There was a time -- and it lasted many years -- when the crisis caused by clerical sex abuse happened outside the Vatican's walls. Even when it was no longer seen as just an Anglo-Saxon problem, it remained a bishops' problem, "a question for the local Church" as it was known in Rome. There was plenty of eye-rolling and shaking of heads and not a few rude words said about the media. But a noli me tangere cloud hung over the Eternal City. Under Pope John Paul II, a group of powerful cardinals -- among them Sodano and Castrillon-Hoyos -- ensured that it stayed that way. Denial ran deep. Hence the disasters named Groer and Maciel.

A lot has changed since 2005 -- not least the detonation of the crisis in central Europe, the Maciel revelations, and the Irish reports. The denial ceased some time ago. But it may only be this year that historians will later regard as the moment when the Vatican finally took lead on the issue, exercising firm leadership over the global Church. Ireland is the lynchpin. Following the devastating Murphy Report last year, the entire Irish episcopate was summoned to meet Pope Benedict in February. In Lent, Pope Benedict's long letter to the Irish people promised a Vatican-led investigation or "Visitation". Now, the senior churchmen who will lead that investigation, known as apostolic visitors, are in Rome planning the Visitation. They will report directly to the Pope.

The four Irish archdioceses are being placed under the Vatican spotlight. Cardinal Cormac Murphy-O'Connor, the retired Archbishop of Westminster, will inspect Cardinal Brady's archdiocese of Armagh; Cardinal Sean O'Malley of Boston will inspect Dublin; Toronto's Archbishop Christopher Collins will investigate Cashel; Ottawa's Archbishop Terence Prendergast will look at the west of Ireland archdiocese of Tuam. An investigation of the state of Irish seminaries will be conducted by Archbishop Timothy Dolan of New York. The first two, above all, have valuable experience in dealing with the legacy of abuse, and restoring trust in the Church.

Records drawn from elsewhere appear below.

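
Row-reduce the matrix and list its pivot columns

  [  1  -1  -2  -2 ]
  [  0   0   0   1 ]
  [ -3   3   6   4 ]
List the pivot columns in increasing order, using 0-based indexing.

r3 := r3 + 3·r1
  [ 1  -1  -2  -2 ]
  [ 0   0   0   1 ]
  [ 0   0   0  -2 ]
r3 := r3 + 2·r2
  [ 1  -1  -2  -2 ]
  [ 0   0   0   1 ]
  [ 0   0   0   0 ]
r1 := r1 + 2·r2
  [ 1  -1  -2  0 ]
  [ 0   0   0  1 ]
  [ 0   0   0  0 ]
Pivot columns are the columns containing a leading 1.

0, 3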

And if anyone knows the price to be paid for failure, it is Cardinal O'Malley. I am in Boston at present, and spent Monday being given a tour of Boston College, which has acquired huge swathes of former archdiocesan property, sold to pay the abuse lawsuits. Entering Cardinal Law's former palazzo, I felt like a peasant in Versailles shortly after the French Revolution.

Those five British and North-American church leaders are meeting today with the four bishops of those dioceses under investigation -- Cardinal Sean Brady, Archbishop Diarmuid Martin, Archbishop Dermot Clifford and Archbishop Michael Neary -- at the Congregation of Bishops in Rome.

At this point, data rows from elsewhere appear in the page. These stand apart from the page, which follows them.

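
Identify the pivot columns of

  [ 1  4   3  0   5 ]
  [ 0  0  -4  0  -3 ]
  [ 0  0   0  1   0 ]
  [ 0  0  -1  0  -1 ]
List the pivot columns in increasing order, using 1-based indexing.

1, 3, 4, 5

r2 := -1/4·r2
  [ 1  4   3  0    5 ]
  [ 0  0   1  0  3/4 ]
  [ 0  0   0  1    0 ]
  [ 0  0  -1  0   -1 ]
r4 := r4 + r2
  [ 1  4  3  0     5 ]
  [ 0  0  1  0   3/4 ]
  [ 0  0  0  1     0 ]
  [ 0  0  0  0  -1/4 ]
r4 := -4·r4
  [ 1  4  3  0    5 ]
  [ 0  0  1  0  3/4 ]
  [ 0  0  0  1    0 ]
  [ 0  0  0  0    1 ]
r2 := r2 − 3/4·r4
  [ 1  4  3  0  5 ]
  [ 0  0  1  0  0 ]
  [ 0  0  0  1  0 ]
  [ 0  0  0  0  1 ]
r1 := r1 − 5·r4
  [ 1  4  3  0  0 ]
  [ 0  0  1  0  0 ]
  [ 0  0  0  1  0 ]
  [ 0  0  0  0  1 ]
r1 := r1 − 3·r2
  [ 1  4  0  0  0 ]
  [ 0  0  1  0  0 ]
  [ 0  0  0  1  0 ]
  [ 0  0  0  0  1 ]
Pivot columns are the columns containing a leading 1.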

You can hear the sound of the new policy in the words of the Vatican's spokesman, Fr Lombardi, who yesterday told a Catholic communications conference in Rome that “there was a great loss of trust in the church – partly justified and partly caused by a negative and incomplete portrayal of the problem – but this damage, as the pope has said, can be overcome . . . if we move in the direction of a profound purification and renewal". The sex abuse crisis, he went on, was "a test, a fundamental testing ground, for the credibility of the Church" and its capacity for reform. He then carried on to say that the Church must learn to be as open and transparent in answering questions about its finances, since the Vatican is still popularly believed to be rolling in cash. "A church that is credible before the world is a church that is poor and honest in the way it uses its resources, able to give an account of how it uses them" he said.

To recap: Fr Lombardi appears to be saying that the clerical sex abuse crisis has exposed structural failings in the Church, and that its capacity for repairing those failings is linked to the Vatican's ability to be open and transparent -- in other words, its capacity honestly to face those failings.

Paddy Agnew of the Irish Times sums this up in a headline over his story: "Scandal has made Church 'more open'".

You can see the new policy, too, in the dedicated page of the Vatican's website entitled 'Abuse of Minors. The Church's Response' with links to key documents and speeches.

Of the "pontifical documents" -- that's speeches, homilies, letters and so on by the popes -- on the page, more than a dozen are by Pope Benedict. Just two are by Pope John Paul II. As an illustration of how things have changed, that says it all.